The hard truth behind corporal punishment
By Michael Hickmon, theDESTINlog.com, June 18, 2009

In the wake of recent violence in the ongoing culture war, the conciliatory tone of Ron Tate’s piece on corporal punishment was welcome, as was his suggestion that both sides should try harder to understand one another. However, to borrow his phrase, I’d like to contribute some further food for thought.

Mr. Tate’s description of his own childhood likely resonated with many of his readers, however it must be noted that his personal experience was hardly universal. My own experience with corporal punishment came at the hand of a man who was deacon at our Baptist church, which taught the importance of spanking with an object rather than a hand, and of continuing until the child’s angry wails of protest became broken cries of repentance.

The same is still taught in many churches today.

Welts and bruises were expected, and if a child couldn’t master the instinct to twist away from the blows, it was his own fault if he sustained the occasional bleeding laceration. I screamed and cried every way I could think of, but there were times that nothing sounded right to him, and spanking went on until I was too exhausted to make any noise, no matter how hard he hit me.

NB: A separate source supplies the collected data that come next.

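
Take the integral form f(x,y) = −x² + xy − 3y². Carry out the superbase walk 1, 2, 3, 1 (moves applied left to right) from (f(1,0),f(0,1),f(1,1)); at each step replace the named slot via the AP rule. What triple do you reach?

start (-1,-3,-3) = (f(1,0),f(0,1),f(1,1))
replace slot 1: 2·((-3)+(-3)) − (-1) = -11 → (-11,-3,-3)
replace slot 2: 2·((-11)+(-3)) − (-3) = -25 → (-11,-25,-3)
replace slot 3: 2·((-11)+(-25)) − (-3) = -69 → (-11,-25,-69)
replace slot 1: 2·((-25)+(-69)) − (-11) = -177 → (-177,-25,-69)

-177,-25,-69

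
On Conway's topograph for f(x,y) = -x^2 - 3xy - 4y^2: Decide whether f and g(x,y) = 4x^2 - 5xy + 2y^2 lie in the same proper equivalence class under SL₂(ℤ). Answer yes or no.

D₁ = -7, D₂ = -7
f is negative-definite; reduce −f:
−f: translate: b→1 (≡3 mod 2), so (1,3,4)→(1,1,2)
−f: reduced (well bottom): (1,1,2) with a≤c, −a<b≤a
flip sign back: reduced form of f is (-1,-1,-2)
g: translate: b→3 (≡-5 mod 8), so (4,-5,2)→(4,3,1)
g: flip: (4,3,1)→(1,-3,4)
g: translate: b→1 (≡-3 mod 2), so (1,-3,4)→(1,1,2)
g: reduced (well bottom): (1,1,2) with a≤c, −a<b≤a
reduced forms (-1, -1, -2) vs (1, 1, 2) ⇒ inequivalent

no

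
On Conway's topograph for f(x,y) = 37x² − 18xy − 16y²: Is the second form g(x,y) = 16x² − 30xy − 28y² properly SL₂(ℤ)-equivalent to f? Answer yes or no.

D₁ = 2692, D₂ = 2692
river cycle of f (length 62): (-16, 50, 3), (3, 46, -48), (-48, 50, 1), (1, 50, -48), (-48, 46, 3), (3, 50, -16), (-16, 46, 9), (9, 44, -21), (-21, 40, 13), (13, 38, -24), … (52 more)
river cycle of g (length 58): (-28, 30, 16), (16, 34, -24), (-24, 14, 26), (26, 38, -12), (-12, 34, 32), (32, 30, -14), (-14, 26, 36), (36, 46, -4), (-4, 50, 12), (12, 46, -12), … (48 more)
cycles differ ⇒ inequivalent

no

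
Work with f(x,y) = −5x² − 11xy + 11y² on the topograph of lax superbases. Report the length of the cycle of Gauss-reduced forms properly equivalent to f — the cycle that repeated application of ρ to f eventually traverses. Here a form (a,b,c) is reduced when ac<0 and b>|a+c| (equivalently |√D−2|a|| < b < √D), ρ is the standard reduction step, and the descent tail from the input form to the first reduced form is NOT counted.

D = 341, ⌊√D⌋ = 18
descent: ρ → (11,11,-5)  [lands on river]
river: ρ → (-5,9,13)
river: ρ → (13,17,-1)
river: ρ → (-1,17,13)
river: ρ → (13,9,-5)
river: ρ → (-5,11,11)
ρ-cycle length = 6 (tail of 1 descent step not counted)

6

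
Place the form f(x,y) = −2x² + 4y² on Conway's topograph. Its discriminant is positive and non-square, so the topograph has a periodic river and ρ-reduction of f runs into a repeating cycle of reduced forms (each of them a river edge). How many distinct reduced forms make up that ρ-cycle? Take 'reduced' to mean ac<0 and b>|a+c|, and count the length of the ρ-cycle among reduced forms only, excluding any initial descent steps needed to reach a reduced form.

D = 32, ⌊√D⌋ = 5
descent: ρ → (4,0,-2)
descent: ρ → (-2,4,2)  [lands on river]
river: ρ → (2,4,-2)
ρ-cycle length = 2 (tail of 2 descent steps not counted)

2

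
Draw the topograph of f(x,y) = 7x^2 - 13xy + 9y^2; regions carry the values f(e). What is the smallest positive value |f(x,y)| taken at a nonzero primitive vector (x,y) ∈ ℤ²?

translate: b→1 (≡-13 mod 14), so (7,-13,9)→(7,1,3)
flip: (7,1,3)→(3,-1,7)
reduced (well bottom): (3,-1,7) with a≤c, −a<b≤a
well minimum = a = 3

3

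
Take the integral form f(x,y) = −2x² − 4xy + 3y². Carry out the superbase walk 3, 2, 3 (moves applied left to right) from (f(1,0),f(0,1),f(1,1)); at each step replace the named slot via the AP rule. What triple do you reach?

start (-2,3,-3) = (f(1,0),f(0,1),f(1,1))
replace slot 3: 2·((-2)+3) − (-3) = 5 → (-2,3,5)
replace slot 2: 2·((-2)+5) − 3 = 3 → (-2,3,5)
replace slot 3: 2·((-2)+3) − 5 = -3 → (-2,3,-3)

-2,3,-3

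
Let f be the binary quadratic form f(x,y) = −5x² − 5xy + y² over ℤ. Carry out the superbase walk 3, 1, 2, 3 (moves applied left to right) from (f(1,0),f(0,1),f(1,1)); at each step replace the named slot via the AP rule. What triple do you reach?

start (-5,1,-9) = (f(1,0),f(0,1),f(1,1))
replace slot 3: 2·((-5)+1) − (-9) = 1 → (-5,1,1)
replace slot 1: 2·(1+1) − (-5) = 9 → (9,1,1)
replace slot 2: 2·(9+1) − 1 = 19 → (9,19,1)
replace slot 3: 2·(9+19) − 1 = 55 → (9,19,55)

9,19,55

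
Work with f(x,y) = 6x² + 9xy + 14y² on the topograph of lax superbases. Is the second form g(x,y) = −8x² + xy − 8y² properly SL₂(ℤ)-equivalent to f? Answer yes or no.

D₁ = -255, D₂ = -255
f: translate: b→-3 (≡9 mod 12), so (6,9,14)→(6,-3,11)
f: reduced (well bottom): (6,-3,11) with a≤c, −a<b≤a
g is negative-definite; reduce −g:
−g: flip: (8,-1,8)→(8,1,8)
−g: reduced (well bottom): (8,1,8) with a≤c, −a<b≤a
flip sign back: reduced form of g is (-8,-1,-8)
reduced forms (6, -3, 11) vs (-8, -1, -8) ⇒ inequivalent

no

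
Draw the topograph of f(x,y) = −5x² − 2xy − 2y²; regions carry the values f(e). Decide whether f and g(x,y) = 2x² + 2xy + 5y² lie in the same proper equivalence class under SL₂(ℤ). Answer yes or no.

D₁ = -36, D₂ = -36
f is negative-definite; reduce −f:
−f: flip: (5,2,2)→(2,-2,5)
−f: translate: b→2 (≡-2 mod 4), so (2,-2,5)→(2,2,5)
−f: reduced (well bottom): (2,2,5) with a≤c, −a<b≤a
flip sign back: reduced form of f is (-2,-2,-5)
g: reduced (well bottom): (2,2,5) with a≤c, −a<b≤a
reduced forms (-2, -2, -5) vs (2, 2, 5) ⇒ inequivalent

no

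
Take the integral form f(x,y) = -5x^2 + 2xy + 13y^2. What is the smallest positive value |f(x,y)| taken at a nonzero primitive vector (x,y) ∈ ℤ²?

descent: ρ → (13,-2,-5)
descent: ρ → (-5,12,6)  [lands on river]
river: ρ → (6,12,-5)
river: ρ → (-5,8,10)
river: ρ → (10,12,-3)
river: ρ → (-3,12,10)
river: ρ → (10,8,-5)
closes: descent 2, river 6
min |a| on river = 3

3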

Neighbors called the cops, but there was nothing they could do.

Child-abuse was limited to a short list of serious injuries: broken bone, skull fracture, permanent loss of use of a limb, eye, or vital organ. Beating a kid with a belt for an hour, even on top of bruises and scabs from prior whippings, didn’t count.

The litany of such abuses and the fervent opposition to child-whipping that such atrocities inspire is not a new development, but goes back through history in an unbroken line, stopping only when the records run out. The debate didn’t start with liberal academics thirty years ago, but was already hundreds of years old when New Jersey banned paddling from public schools in the late 1800s.

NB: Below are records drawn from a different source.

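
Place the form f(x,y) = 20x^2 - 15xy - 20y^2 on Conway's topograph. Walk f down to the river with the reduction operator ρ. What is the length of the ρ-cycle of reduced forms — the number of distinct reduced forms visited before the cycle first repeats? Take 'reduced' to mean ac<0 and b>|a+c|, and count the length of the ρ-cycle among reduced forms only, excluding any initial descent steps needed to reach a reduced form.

D = 1825, ⌊√D⌋ = 42
descent: ρ → (-20,15,20)  [lands on river]
river: ρ → (20,25,-15)
river: ρ → (-15,35,10)
river: ρ → (10,25,-30)
river: ρ → (-30,35,5)
river: ρ → (5,35,-30)
river: ρ → (-30,25,10)
river: ρ → (10,35,-15)
river: ρ → (-15,25,20)
river: ρ → (20,15,-20)
river: ρ → (-20,25,15)
river: ρ → (15,35,-10)
river: ρ → (-10,25,30)
river: ρ → (30,35,-5)
river: ρ → (-5,35,30)
river: ρ → (30,25,-10)
river: ρ → (-10,35,15)
river: ρ → (15,25,-20)
ρ-cycle length = 18 (tail of 1 descent step not counted)

18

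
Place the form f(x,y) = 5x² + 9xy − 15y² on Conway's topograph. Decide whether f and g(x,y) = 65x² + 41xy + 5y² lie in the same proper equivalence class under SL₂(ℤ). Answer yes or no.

D₁ = 381, D₂ = 381
river cycle of f (length 6): (5, 19, -1), (-1, 19, 5), (5, 11, -13), (-13, 15, 3), (3, 15, -13), (-13, 11, 5)
river cycle of g (length 6): (5, 19, -1), (-1, 19, 5), (5, 11, -13), (-13, 15, 3), (3, 15, -13), (-13, 11, 5)
cycles coincide ⇒ equivalent

yes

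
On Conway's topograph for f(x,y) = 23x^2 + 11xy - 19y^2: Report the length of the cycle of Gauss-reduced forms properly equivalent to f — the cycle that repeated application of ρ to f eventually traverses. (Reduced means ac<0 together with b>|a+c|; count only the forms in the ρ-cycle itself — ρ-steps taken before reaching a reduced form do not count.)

D = 1869, ⌊√D⌋ = 43
river: ρ → (-19,27,15)
river: ρ → (15,33,-13)
river: ρ → (-13,19,29)
river: ρ → (29,39,-3)
river: ρ → (-3,39,29)
river: ρ → (29,19,-13)
river: ρ → (-13,33,15)
river: ρ → (15,27,-19)
river: ρ → (-19,11,23)
river: ρ → (23,35,-7)
river: ρ → (-7,35,23)
river: ρ → (23,11,-19)
ρ-cycle length = 12 (tail of 0 descent steps not counted)

12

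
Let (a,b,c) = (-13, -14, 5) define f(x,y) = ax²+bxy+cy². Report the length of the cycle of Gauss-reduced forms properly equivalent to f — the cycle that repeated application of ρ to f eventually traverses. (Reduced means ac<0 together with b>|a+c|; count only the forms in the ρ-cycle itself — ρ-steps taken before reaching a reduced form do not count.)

D = 456, ⌊√D⌋ = 21
descent: ρ → (5,14,-13)  [lands on river]
river: ρ → (-13,12,6)
river: ρ → (6,12,-13)
river: ρ → (-13,14,5)
river: ρ → (5,16,-10)
river: ρ → (-10,4,11)
river: ρ → (11,18,-3)
river: ρ → (-3,18,11)
river: ρ → (11,4,-10)
river: ρ → (-10,16,5)
ρ-cycle length = 10 (tail of 1 descent step not counted)

10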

Mr. Tate’s editorial repeats, practically verbatim, one half of the arguments made in New Jersey papers six generations ago. But it isn’t rhetoric that has been gradually eroding support for spanking for the last several hundred years; rather, the spanking philosophy is a victim of itself. In spite of all attempts at regulation, the practice has been and remains plagued with serious abuses.

The predictable result is an ever-expanding group of adults who despise the practice, the parents who did it to them, and the social and religious groups that tolerate and promote it.

Like most spankers, Mr. Tate underestimates the depth of the rift between us. I was tortured for the first nine years of my life; the police might have intervened, but couldn't because protecting another adults right to slap a child on the bottom was more important.

That the slap he defends is utterly trivial makes it more offensive, not less. That society benefited from laws that abandoned me to my fate is not a justification but a further indictment. That anyone thinks this point is worth raising illustrates how little a person who has never been tortured can understand about the experience.

Simply, there is as much common ground between us as there is between a slave and the people who profited from his captivity. I don't deny that society once profited from spanking. I say they profited by tolerating evil which should have been prevented. I find that despicable.

By my estimation there is little to admire about the “way we were.” The situation today is a vast improvement, and is quickly moving in the right direction. To me that doesn't mean a world where every measured swat is vilified as the equivalent of child abuse, but rather one in which responsible adults say with conviction that they would rather give up spanking than let their right to do so ever stand in the way of protecting a child from abuse.


Writer-activist Michael Hickmon lives in Leesburg and is in involved in lobbying and public education efforts related to corporal punishment and physical abuse of children.